Yes, follow the grammar to guide you in the development of the
recursive function.
> The function max-interior returns a symbol so I can’t see how I could
> use its result in a recursive calculation.
It sounds like you need an auxiliary function that returns something
you need (i.e., not a symbol).
>
> Max-interior should be something like this:
> (define max-interior (b)
> (cases bintree b
> (leaf-node (num) …)
> (interior-node (key left right)
> …)))
>
Where is your contract for max-interior? Assuming this function
returns the symbol of the subtree with the max leaf-sum, then it seems
reasonable to compare the leaf-sum of b, the leaf-sum of the
max-interior node of left, and the leaf-sum of the max interior node
in right. Implicit in my hint and described in the problem statement,
is the fact (which should appear in your contract) that max-interior
is always called with a tree that has at least one interior node. In
other words, calling max-interior with a leaf-node should generate an
error.
I hope that helps.
--
Cheers,
Marco
Luca
I’ve used an intermediate tree representation.
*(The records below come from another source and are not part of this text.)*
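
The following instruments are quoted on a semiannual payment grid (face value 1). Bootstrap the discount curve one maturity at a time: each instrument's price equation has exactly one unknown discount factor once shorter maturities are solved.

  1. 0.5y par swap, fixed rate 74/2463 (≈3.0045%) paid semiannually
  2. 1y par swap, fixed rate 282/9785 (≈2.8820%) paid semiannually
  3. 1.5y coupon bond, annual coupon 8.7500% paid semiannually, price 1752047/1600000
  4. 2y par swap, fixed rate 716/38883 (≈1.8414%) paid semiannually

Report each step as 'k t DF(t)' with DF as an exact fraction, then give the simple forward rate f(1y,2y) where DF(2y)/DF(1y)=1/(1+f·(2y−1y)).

1 1/2 2463/2500
2 1 4859/5000
3 3/2 9671/10000
4 2 4821/5000
f(1y,2y) = ((4859/5000)/(4821/5000) − 1)/(1) = 38/4821 ≈ 0.7882%

step 1 [0.5y] swap r/2=37/2463: DF=(1 − 37/2463·(0))/(1+37/2463) = 2463/2500 ≈ 0.985200
step 2 [1y] swap r/2=141/9785: DF=(1 − 141/9785·(0.985200))/(1+141/9785) = 4859/5000 ≈ 0.971800
step 3 [1.5y] bond c/2=7/160: DF=(1752047/1600000 − 7/160·(0.985200+0.971800))/(1+7/160) = 9671/10000 ≈ 0.967100
step 4 [2y] swap r/2=358/38883: DF=(1 − 358/38883·(0.985200+0.971800+0.967100))/(1+358/38883) = 4821/5000 ≈ 0.964200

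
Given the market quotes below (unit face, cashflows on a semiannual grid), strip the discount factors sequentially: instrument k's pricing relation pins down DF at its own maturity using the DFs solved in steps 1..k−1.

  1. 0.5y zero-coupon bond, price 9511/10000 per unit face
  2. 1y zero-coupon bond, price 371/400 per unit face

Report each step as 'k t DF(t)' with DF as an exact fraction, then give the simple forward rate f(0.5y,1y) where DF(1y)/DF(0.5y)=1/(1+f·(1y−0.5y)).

1 1/2 9511/10000
2 1 371/400
f(0.5y,1y) = ((9511/10000)/(371/400) − 1)/(1/2) = 472/9275 ≈ 5.0889%

step 1 [0.5y] zero: DF = P = 9511/10000 ≈ 0.951100
step 2 [1y] zero: DF = P = 371/400 ≈ 0.927500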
The general idea is to use “cases” to generate a representation of the
tree that has the symbol and the leaf sum of every interior node, then
I can use this representation to find the symbol associated with the
highest leaf sum value.
So given the tree example in the book, the intermediate representation
is (baz 5 bar 4 foo 5)
*********************************************************************
(define max-interior
(lambda (b)
(car (max-in-list-bintree (bintree-to-list b)))))
(define bintree-to-list
(lambda (b)
(cases bintree b
(leaf-node (num) '())
(interior-node (key left right)
(cons key
(cons (leaf-sum b)
(append (bintree-to-list left)
(bintree-to-list
right))))))))
(define max-in-list-bintree
(lambda (l)
(cond ((null? l) '())
(else
(let ((sym (car l))
(n (cadr l))
(rest (max-in-list-bintree (cddr l))))
(cond
((null? rest) (list sym n))
((> n (cadr rest)) (list sym n))
(else (list (car rest) (cadr rest)))))))))
;;leaf-sum : bintree -> number
(define leaf-sum
(lambda (b)
(cases bintree b
(interior-node (key left right)
(+ (leaf-sum left)
(leaf-sum right))))))
I know this could be ugly for you people .. what do you think about
this solution?
Would it be too much to ask for an example of a more elegant and
straightforward solution?
Thank you.
Regards,
Luca